Reconstruindo Caminhos

Reconstruindo Caminhos
Escrevo porque chove saudades no terreno das minhas lembranças e na escrita eu deságuo as minhas urgências, curo velhas feridas e engano o relógio das horas trazendo o passado para brincar de aqui e agora... Costumo dizer que no calçadão da minha memória há sempre uma saudade de prontidão à espreita de que a linguagem da emoção faça barulho dentro de mim e que, nessa hora, o sal das minhas lágrimas aumente o brilho do meu olhar e uma inquietação ponha em desalinho o baú de onde emergem as minhas lembranças, para que eu possa, finalmente, render-me à folha de papel em branco...

dezembro 05, 2023

Uma Conversa sobre os Mistérios da Fé e da Oração

 


















O Pe.

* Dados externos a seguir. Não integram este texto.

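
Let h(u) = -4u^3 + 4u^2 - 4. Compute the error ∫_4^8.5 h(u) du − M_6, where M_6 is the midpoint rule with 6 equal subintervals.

-14.9765625

Exact integral: ∫_4^8.5 h(u) du = -4248.5625.
M_6 = -4233.5859375.
Error = -4248.5625 − (-4233.5859375) = -14.9765625.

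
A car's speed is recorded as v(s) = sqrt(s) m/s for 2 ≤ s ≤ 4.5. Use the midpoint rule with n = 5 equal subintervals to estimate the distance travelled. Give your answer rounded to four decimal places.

4.4796

Δs = (4.5 − 2)/5 = 0.5.
Midpoints: 2.25, 2.75, 3.25, 3.75, 4.25.
v(2.25) ≈ 1.5000, v(2.75) ≈ 1.6583, v(3.25) ≈ 1.8028, v(3.75) ≈ 1.9365, v(4.25) ≈ 2.0616.
Sum = Δs · [v(2.25) + v(2.75) + v(3.25) + v(3.75) + v(4.25)].
Sum ≈ 4.4796.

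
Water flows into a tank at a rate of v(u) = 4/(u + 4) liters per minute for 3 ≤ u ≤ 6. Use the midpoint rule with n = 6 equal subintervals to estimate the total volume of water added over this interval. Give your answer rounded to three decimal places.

1.426

Δu = (6 − 3)/6 = 0.5.
Midpoints: 3.25, 3.75, 4.25, 4.75, 5.25, 5.75.
v(3.25) = 16/29, v(3.75) = 16/31, v(4.25) = 16/33, v(4.75) = 16/35, v(5.25) = 16/37, v(5.75) = 16/39.
Sum = Δu · [v(3.25) + v(3.75) + v(4.25) + ...].
Sum ≈ 1.426.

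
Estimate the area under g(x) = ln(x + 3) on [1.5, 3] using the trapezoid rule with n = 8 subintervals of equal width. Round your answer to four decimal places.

2.4820

Δx = (3 − 1.5)/8 = 0.1875.
g(1.5) ≈ 1.5041, g(1.6875) ≈ 1.5449, g(1.875) ≈ 1.5841, g(2.0625) ≈ 1.6219, g(2.25) ≈ 1.6582, g(2.4375) ≈ 1.6933, g(2.625) ≈ 1.7272, g(2.8125) ≈ 1.7600, g(3) ≈ 1.7918.
T_8 = (Δx/2)·[g(x_0) + 2g(x_1) + ... + 2g(x_{7}) + g(x_8)].
Sum ≈ 2.4820.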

Fábio de Melo em seu livro “Por onde for o teu passo, que lá esteja o teu coração,” nos diz: - educar o desejo é derramar elegância sobre a alma.” No entanto, eu nunca consegui educar o meu desejo de saber mais sobre os Mistérios da Fé, da Oração e o porquê de algumas pessoas alcançarem as graças pedidas e, outras, não. Estava sempre insatisfeita, em dívida com as aspirações do meu espírito. Sentia-me menor, preterida, deselegante e, em razão disto, resolvi visitar algumas religiões para ouvir padres, pastores e espíritas. Necessitava de alguém que me ajudasse na interpretação dos textos religiosos. Esperava que esta pessoa me conduzisse a tão sonhada Fé que Cura e ao Poder da Oração que produz Milagres. Desejava com isto ter uma conversa simples e direta com Jesus, da mesma maneira que eu fazia quando era criança. Queria o êxtase!

Acontece que os anos foram passando e a minha alma continuava sedenta de explicações. Nenhum discurso, homilia, tampouco pregação servia para saciar o meu espírito. Ele continuava com sede de propósito... E queria saber mais... Muito mais. 

Onde encontrar a Fé que Cura, a Oração que traz Paz ou a Verdade que Liberta? - Perguntas sem respostas!? Sim! Porém, um sim que só perdurou até o instante em que comecei a escrever este texto. Neste pequeno espaço de tempo, um vislumbre de luz percorreu o lugar sagrado da minha consciência e as gavetas do passado foram abertas. Tudo o que sobreviveu na memória veio à mente pelas vias da reflexão.

Então, lembrei-me de um quadro com a imagem do Sagrado Coração de Jesus colocado acima do piano, na parede da sala de visitas. Nesta época, eu tinha a idade da criança que fez o filme Marcelino Pão e Vinho. Recordo-me de que a película citada marcou tão profundamente a minha infância que eu decidi que dali por diante seria o Marcelino Pão e Vinho, de Jesus e, com este, teria longas e proveitosas conversas. E foi isto que aconteceu durante os primeiros anos da minha existência. Sentava-me sobre a cadeira que estava posicionada em frente a imagem e contava-lhe a respeito do meu dia a dia. Às vezes, tinha a sensação de que um leve sorriso, um olhar amoroso ou um mirar mais severo era a resposta adequada que ela transmitia para as demandas daquele momento. Naquela hora, eu ficava feliz por ter um amigo tão disponível e que, ainda por cima, se importava comigo.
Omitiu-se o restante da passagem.